POLITIQUE. Le gouvernement israélien étant le plus divers, il est aussi le plus fragile. Cet assemblage baroque allant du parti d’extrême-gauche Meretz à celui d’extrême-droite Yamina l’expose à une grande instabilité. Que peut bien avoir en commun Mansour Abbas, islamiste conservateur, anti féministe et anti gay, avec Nitzan Horowitz, fervent défenseur des droits LGBT ? L’icône ultranationaliste Ayelet Shaked, qui se parfumait avec la fragrance « Fascisme » dans un spot de campagne et rêve d’étouffer la Cour suprême, avec la chef de file travailliste Merav Michaeli, soucieuse de restaurer l’Etat de droit ? Ou encore Naftali Bennett et Gideon Saar, fervents annexionnistes, avec Benny Gantz et Yaïr Lapid, partisans de la solution à deux Etats ? Le choix même de Bennett pour prendre le premier la tête de la coalition trahit sa vulnérabilité. Avec seulement six députés à la Knesset, il est le Premier ministre le moins populaire de l’Histoire.

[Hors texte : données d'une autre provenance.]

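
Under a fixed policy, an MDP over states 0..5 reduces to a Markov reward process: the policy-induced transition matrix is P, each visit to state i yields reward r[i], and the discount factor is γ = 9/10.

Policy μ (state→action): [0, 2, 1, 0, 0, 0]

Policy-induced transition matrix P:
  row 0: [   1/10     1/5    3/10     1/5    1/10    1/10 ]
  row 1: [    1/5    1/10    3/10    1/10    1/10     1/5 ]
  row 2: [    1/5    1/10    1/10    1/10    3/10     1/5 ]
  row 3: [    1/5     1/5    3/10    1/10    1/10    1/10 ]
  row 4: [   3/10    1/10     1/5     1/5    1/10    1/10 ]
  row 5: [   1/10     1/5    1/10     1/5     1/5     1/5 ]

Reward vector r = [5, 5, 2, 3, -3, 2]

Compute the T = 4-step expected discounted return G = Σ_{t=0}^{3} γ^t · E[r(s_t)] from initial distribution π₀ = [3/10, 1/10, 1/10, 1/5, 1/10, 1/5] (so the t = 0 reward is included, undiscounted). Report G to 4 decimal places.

G = 8.7101

t=0: π = [0.3000, 0.1000, 0.1000, 0.2000, 0.1000, 0.2000], E[r] = 2.9000, γ^t·E[r] = 2.900000, running G = 2.900000
t=1: π = [0.1600, 0.1700, 0.2300, 0.1600, 0.1400, 0.1400], E[r] = 2.4500, γ^t·E[r] = 2.205000, running G = 5.105000
t=2: π = [0.1840, 0.1460, 0.2120, 0.1440, 0.1600, 0.1540], E[r] = 2.3340, γ^t·E[r] = 1.890540, running G = 6.995540
t=3: π = [0.1822, 0.1482, 0.2108, 0.1498, 0.1578, 0.1512], E[r] = 2.3520, γ^t·E[r] = 1.714608, running G = 8.710148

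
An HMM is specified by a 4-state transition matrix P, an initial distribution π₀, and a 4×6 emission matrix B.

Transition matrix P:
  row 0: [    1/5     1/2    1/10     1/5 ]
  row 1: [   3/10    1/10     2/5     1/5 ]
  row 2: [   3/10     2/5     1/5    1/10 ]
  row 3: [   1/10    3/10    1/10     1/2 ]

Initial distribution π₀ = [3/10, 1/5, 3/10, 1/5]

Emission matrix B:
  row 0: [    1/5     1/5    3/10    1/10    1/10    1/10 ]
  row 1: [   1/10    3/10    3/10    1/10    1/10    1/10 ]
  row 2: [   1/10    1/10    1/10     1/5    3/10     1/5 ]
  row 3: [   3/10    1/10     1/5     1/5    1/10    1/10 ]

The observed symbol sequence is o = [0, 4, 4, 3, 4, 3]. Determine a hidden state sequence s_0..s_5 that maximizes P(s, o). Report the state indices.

path = [3, 3, 3, 3, 3, 3]

t=0: δ = [6.000e-02, 2.000e-02, 3.000e-02, 6.000e-02]  (obs o_0=0)
t=1: δ = [1.200e-03, 3.000e-03, 2.400e-03, 3.000e-03]  ψ = [0, 0, 1, 3]  (obs o_1=4)
t=2: δ = [9.000e-05, 9.600e-05, 3.600e-04, 1.500e-04]  ψ = [1, 2, 1, 3]  (obs o_2=4)
t=3: δ = [1.080e-05, 1.440e-05, 1.440e-05, 1.500e-05]  ψ = [2, 2, 2, 3]  (obs o_3=3)
t=4: δ = [4.320e-07, 5.760e-07, 1.728e-06, 7.500e-07]  ψ = [1, 2, 1, 3]  (obs o_4=4)
t=5: δ = [5.184e-08, 6.912e-08, 6.912e-08, 7.500e-08]  ψ = [2, 2, 2, 3]  (obs o_5=3)
backtrack: best end state = 3; path = [3, 3, 3, 3, 3, 3]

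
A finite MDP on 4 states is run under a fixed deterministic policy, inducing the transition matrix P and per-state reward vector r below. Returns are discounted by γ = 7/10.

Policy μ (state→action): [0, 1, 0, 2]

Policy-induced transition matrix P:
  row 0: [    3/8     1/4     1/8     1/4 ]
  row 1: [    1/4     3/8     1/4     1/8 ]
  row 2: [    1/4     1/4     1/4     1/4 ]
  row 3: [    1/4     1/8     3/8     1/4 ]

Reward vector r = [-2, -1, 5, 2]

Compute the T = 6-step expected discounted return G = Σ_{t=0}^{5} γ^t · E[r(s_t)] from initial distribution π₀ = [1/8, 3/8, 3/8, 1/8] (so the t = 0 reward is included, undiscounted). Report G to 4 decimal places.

t=0: π = [0.1250, 0.3750, 0.3750, 0.1250], E[r] = 1.5000, γ^t·E[r] = 1.500000, running G = 1.500000
t=1: π = [0.2656, 0.2813, 0.2500, 0.2031], E[r] = 0.8438, γ^t·E[r] = 0.590625, running G = 2.090625
t=2: π = [0.2832, 0.2598, 0.2422, 0.2148], E[r] = 0.8145, γ^t·E[r] = 0.399082, running G = 2.489707
t=3: π = [0.2854, 0.2556, 0.2415, 0.2175], E[r] = 0.8159, γ^t·E[r] = 0.279860, running G = 2.769567
t=4: π = [0.2857, 0.2548, 0.2415, 0.2180], E[r] = 0.8176, γ^t·E[r] = 0.196298, running G = 2.965864
t=5: π = [0.2857, 0.2546, 0.2415, 0.2182], E[r] = 0.8180, γ^t·E[r] = 0.137487, running G = 3.103352

G = 3.1034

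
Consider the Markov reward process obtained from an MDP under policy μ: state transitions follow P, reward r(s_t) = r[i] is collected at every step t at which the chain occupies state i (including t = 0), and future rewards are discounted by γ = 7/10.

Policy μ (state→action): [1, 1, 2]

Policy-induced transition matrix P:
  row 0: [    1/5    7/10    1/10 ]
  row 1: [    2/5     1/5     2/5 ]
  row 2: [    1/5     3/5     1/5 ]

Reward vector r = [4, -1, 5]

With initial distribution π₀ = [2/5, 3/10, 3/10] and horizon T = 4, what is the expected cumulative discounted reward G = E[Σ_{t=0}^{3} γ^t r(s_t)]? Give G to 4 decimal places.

t=0: π = [0.4000, 0.3000, 0.3000], E[r] = 2.8000, γ^t·E[r] = 2.800000, running G = 2.800000
t=1: π = [0.2600, 0.5200, 0.2200], E[r] = 1.6200, γ^t·E[r] = 1.134000, running G = 3.934000
t=2: π = [0.3040, 0.4180, 0.2780], E[r] = 2.1880, γ^t·E[r] = 1.072120, running G = 5.006120
t=3: π = [0.2836, 0.4632, 0.2532], E[r] = 1.9372, γ^t·E[r] = 0.664460, running G = 5.670580

G = 5.6706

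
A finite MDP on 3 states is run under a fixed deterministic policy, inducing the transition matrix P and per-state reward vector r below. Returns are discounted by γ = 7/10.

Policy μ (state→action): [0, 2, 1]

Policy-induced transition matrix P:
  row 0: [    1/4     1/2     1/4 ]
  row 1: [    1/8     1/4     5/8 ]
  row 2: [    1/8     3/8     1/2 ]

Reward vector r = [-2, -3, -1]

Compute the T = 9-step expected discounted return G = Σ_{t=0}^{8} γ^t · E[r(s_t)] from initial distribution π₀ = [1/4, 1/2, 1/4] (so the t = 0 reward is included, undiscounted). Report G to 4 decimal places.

G = -6.3035

t=0: π = [0.2500, 0.5000, 0.2500], E[r] = -2.2500, γ^t·E[r] = -2.250000, running G = -2.250000
t=1: π = [0.1563, 0.3438, 0.5000], E[r] = -1.8438, γ^t·E[r] = -1.290625, running G = -3.540625
t=2: π = [0.1445, 0.3516, 0.5039], E[r] = -1.8477, γ^t·E[r] = -0.905352, running G = -4.445977
t=3: π = [0.1431, 0.3491, 0.5078], E[r] = -1.8413, γ^t·E[r] = -0.631569, running G = -5.077545
t=4: π = [0.1429, 0.3492, 0.5079], E[r] = -1.8414, γ^t·E[r] = -0.442113, running G = -5.519658
t=5: π = [0.1429, 0.3492, 0.5079], E[r] = -1.8413, γ^t·E[r] = -0.309462, running G = -5.829121
t=6: π = [0.1429, 0.3492, 0.5079], E[r] = -1.8413, γ^t·E[r] = -0.216624, running G = -6.045744
t=7: π = [0.1429, 0.3492, 0.5079], E[r] = -1.8413, γ^t·E[r] = -0.151636, running G = -6.197381
t=8: π = [0.1429, 0.3492, 0.5079], E[r] = -1.8413, γ^t·E[r] = -0.106146, running G = -6.303526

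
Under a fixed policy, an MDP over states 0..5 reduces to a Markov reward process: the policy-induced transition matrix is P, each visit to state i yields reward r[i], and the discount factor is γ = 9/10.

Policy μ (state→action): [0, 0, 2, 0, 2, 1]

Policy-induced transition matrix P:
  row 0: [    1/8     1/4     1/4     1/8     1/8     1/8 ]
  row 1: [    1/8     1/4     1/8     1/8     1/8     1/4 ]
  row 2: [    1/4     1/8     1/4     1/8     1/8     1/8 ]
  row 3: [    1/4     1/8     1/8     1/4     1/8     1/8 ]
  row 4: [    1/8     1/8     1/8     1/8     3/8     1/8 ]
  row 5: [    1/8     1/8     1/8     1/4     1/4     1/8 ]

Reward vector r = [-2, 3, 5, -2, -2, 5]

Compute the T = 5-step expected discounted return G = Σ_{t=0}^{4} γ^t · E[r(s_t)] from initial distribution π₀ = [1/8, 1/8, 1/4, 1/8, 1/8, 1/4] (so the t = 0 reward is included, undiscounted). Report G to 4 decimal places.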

« Nous allons nous asseoir ensemble et nous avancerons sur ce qui nous rassemble – il y a beaucoup de choses sur lesquelles nous sommes d’accord – et ce qui nous sépare, nous le laisserons de côté », a promis Bennett dans son discours d’investiture. Un éloge du compromis en somme, qui est l’essence même de la démocratie parlementaire. Autant dire que l’exécutif devra faire preuve de hauteur de vue et les parlementaires d’une discipline de fer pour éviter de tomber dans les pièges tendus par l’opposition. Netanyahou se tient en embuscade et annonce son retour « plus tôt qu’on ne le pense » ce qui, loin de déstabiliser ses anciens hommes liges qui ont osé le défier, va perpétuer leur alliance.

Réparer l’Etat, réconcilier ses citoyens

Le défaut d’une telle coalition est d’abandonner à un statu quo mortifère des sujets essentiels pour l’avenir d’Israël comme le conflit palestinien. Cependant, l’urgence est au redémarrage de la machine de l’Etat, paralysée par deux ans de crise politique et une pandémie. Il faut voter un budget (absent depuis 2018), assainir les finances, restaurer la confiance dans les institutions ; bref, rétablir la mamlakhtiout (le sens de l’Etat). L’autre enjeu est d’apaiser les citoyens épuisés par des combats électoraux sans fin, où Netanyahou n’a cessé de jouer sur les divisions identitaires, et encore sous le choc des émeutes judéo-arabes. Il revient à Bennett d’assumer cette lourde tâche. Religieux sans zèle, celui qui a choisi de reporter la kippa après l’assassinat de Rabin « quand c’était impopulaire » devra renouer les liens entre les quatre « tribus » d’Israël : laïques, religieux, ultra-orthodoxes et arabes. Ses deux premières décisions donnent le ton : la nomination de 36 ambassadeurs et consuls, jusqu’alors en suspens, pour renforcer la place d’Israël et la création d’une commission d’enquête indépendante sur la catastrophe du Mont Méron, vraie mesure de justice sociale en faveur des 45 victimes ultra-orthodoxes. Absents du gouvernement, ces derniers se retrouvent dans l’opposition avec les suprémacistes juifs, autres alliés du Likoud. Mais sans doute ne souffriront-ils pas longtemps d’être laissés sans poste ni budget et voudront rejoindre la coalition. Aujourd’hui, seule une minorité d’Israéliens estime que le gouvernement tiendra la durée de son mandat, voire jusqu’au 27 août 2023 date à laquelle Lapid doit succéder à Bennett. La plupart estime qu’il tombera avant du fait de sa trop grande disparité. S’il parvient déjà à réparer l’Etat et réconcilier ses citoyens, il aura accompli sa mission.